Poszli w góry szukać Wielkiej Stopy. Trzy dni później znaleziono ich ciała
Oprac.: Jakub Wojajczyk
Tragedią skończyła się wyprawa dwóch mężczyzn, którzy w okolicy Bożego Narodzenia wybrali się w góry szukać Wielkiej Stopy. 37- i 59-latek po trzech dniach intensywnych poszukiwań zostali znalezieni martwi.
Do sytuacji doszło w hrabstwie Skamania w stanie Waszyngton na zachodzie USA. Mieszkańcy Portland w Oregonie w święta wyruszyli w góry, aby szukać Wielkiej Stopy. Okolice, które wybrali to bardzo trudny, górzysty teren ze szczytami takimi jak Mt. Rainier i Mt. Adams, które mierzą nawet ponad 4000 m n.p.m.
Szukali Wielkiej Stopy. Znaleziono ich ciała
Dwóch mężczyzn wybrało się na wyprawę w wigilię, ale nie wrócili do domu. Służby otrzymały informację o ich zaginięciu od zaniepokojonej rodziny w pierwszy dzień świąt. Ruszyły szeroko zakrojone poszukiwania, do których użyto m.in. helikoptera, psów i dronów. Brało w nich udział także 60 ochotników, którzy przeczesywali trudny teren.
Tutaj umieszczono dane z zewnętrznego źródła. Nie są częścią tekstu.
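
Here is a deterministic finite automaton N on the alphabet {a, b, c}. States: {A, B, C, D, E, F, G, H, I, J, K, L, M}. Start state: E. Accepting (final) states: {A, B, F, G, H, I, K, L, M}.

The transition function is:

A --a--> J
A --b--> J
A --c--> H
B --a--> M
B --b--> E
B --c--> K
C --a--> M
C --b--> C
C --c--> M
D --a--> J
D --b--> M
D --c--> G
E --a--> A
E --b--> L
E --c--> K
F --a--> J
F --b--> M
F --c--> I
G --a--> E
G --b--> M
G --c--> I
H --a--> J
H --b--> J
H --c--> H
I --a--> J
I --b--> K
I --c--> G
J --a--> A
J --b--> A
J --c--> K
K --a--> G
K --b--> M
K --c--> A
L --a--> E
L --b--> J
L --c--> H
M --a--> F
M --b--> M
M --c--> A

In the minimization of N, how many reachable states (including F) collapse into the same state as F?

First remove the unreachable states {B,C,D}; 10 states remain.
Start with accepting vs non-accepting: {A,F,G,H,I,K,L,M} | {E,J}.
On input a, block {A,F,G,H,I,K,L,M} splits into {A,F,G,H,I,L} and {K,M}.
On input b, block {A,F,G,H,I,L} splits into {A,H,L} and {F,G,I}.
The partition is now stable with 4 blocks: {A,H,L} | {E,J} | {K,M} | {F,G,I}.
State F belongs to the block {F,G,I}, which has 3 states.

3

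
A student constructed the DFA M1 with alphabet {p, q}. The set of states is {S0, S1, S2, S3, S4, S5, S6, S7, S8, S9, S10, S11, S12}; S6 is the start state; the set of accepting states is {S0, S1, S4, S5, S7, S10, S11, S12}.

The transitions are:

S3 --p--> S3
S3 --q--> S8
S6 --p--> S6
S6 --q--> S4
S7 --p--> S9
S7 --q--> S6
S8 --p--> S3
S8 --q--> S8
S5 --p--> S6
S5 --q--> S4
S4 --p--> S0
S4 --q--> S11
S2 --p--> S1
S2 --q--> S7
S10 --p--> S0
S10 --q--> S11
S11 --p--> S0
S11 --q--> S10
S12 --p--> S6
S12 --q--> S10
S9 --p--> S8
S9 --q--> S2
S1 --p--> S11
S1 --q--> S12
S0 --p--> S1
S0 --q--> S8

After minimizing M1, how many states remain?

6

Reachable states from the start: {S0,S1,S3,S4,S6,S8,S10,S11,S12}. Unreachable: {S2,S5,S7,S9} — drop them.
P0 = {S0,S1,S4,S10,S11,S12} | {S3,S6,S8}.
Refine {S0,S1,S4,S10,S11,S12} on symbol p: members go to different blocks, giving {S0,S1,S4,S10,S11} and {S12}.
Split {S0,S1,S4,S10,S11} by δ(·,q) → {S4,S10,S11} and {S0} and {S1}.
Split {S3,S6,S8} by δ(·,q) → {S3,S8} and {S6}.
No further refinement is possible. Final partition (6 blocks): {S4,S10,S11} | {S3,S8} | {S12} | {S0} | {S1} | {S6}.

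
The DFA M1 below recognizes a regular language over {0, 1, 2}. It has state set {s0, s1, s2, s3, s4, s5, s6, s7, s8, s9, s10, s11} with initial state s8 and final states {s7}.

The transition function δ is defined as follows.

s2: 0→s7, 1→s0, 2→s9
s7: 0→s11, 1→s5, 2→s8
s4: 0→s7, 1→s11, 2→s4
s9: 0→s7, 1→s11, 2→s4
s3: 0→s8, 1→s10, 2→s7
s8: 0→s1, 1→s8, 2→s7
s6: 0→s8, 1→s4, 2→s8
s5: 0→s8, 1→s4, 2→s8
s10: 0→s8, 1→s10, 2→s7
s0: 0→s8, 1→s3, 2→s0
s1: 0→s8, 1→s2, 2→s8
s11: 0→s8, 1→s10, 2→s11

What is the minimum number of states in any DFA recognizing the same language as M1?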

Akcja trwała trzy dni. W końcu w okolicach Gifford Pinchot National Forest, w gęstym lesie, udało się odnaleźć mężczyzn. Niestety już nie żyli. Powodem ich śmierci były trudne warunki pogodowe. Mieszkańcy Portland byli nieprzygotowani na wymagający teren i niskie temperatury - oceniła lokalna policja.
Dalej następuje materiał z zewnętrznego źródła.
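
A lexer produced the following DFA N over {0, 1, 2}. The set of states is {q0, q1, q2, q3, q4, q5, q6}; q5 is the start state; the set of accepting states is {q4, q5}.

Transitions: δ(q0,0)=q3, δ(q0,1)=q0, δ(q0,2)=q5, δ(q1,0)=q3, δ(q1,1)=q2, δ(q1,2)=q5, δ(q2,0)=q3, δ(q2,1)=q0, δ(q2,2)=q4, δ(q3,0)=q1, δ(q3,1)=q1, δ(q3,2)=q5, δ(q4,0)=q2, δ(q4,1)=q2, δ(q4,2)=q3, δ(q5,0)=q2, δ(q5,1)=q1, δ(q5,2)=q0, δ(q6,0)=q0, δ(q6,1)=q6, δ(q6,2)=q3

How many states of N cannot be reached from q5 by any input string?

No path from q5 leads to q6; the other 6 states are all reachable.

1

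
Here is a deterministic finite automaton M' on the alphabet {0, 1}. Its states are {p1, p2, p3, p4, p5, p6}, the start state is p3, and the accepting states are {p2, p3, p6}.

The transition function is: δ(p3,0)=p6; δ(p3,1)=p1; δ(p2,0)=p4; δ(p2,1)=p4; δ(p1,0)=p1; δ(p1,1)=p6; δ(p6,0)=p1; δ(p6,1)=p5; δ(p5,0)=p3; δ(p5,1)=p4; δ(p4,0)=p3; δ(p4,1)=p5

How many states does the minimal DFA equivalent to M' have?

Reachable states from the start: {p1,p3,p4,p5,p6}. Unreachable: {p2} — drop them.
Start with accepting vs non-accepting: {p3,p6} | {p1,p4,p5}.
Split {p3,p6} by δ(·,0) → {p3} and {p6}.
On input 0, block {p1,p4,p5} splits into {p4,p5} and {p1}.
The partition is now stable with 4 blocks: {p3} | {p4,p5} | {p6} | {p1}.

4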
Biuro szeryfa hrabstwa Skamania podkreśla, w jak trudnych warunkach przyszło pracować służbom i wolontariuszom, którzy w święta ruszyli na pomoc zaginionym. Musieli się mierzyć z opadami śniegu, deszczem, rwącymi potokami i dużym mrozem. To pokazuje, w jakim niebezpieczeństwie znaleźli się też sami zaginieni.
"Chcielibyśmy złożyć najgłębsze kondolencje rodzinom i najbliższym ofiar tego tragicznego wypadku" - przekazała w komunikacie miejscowa policja.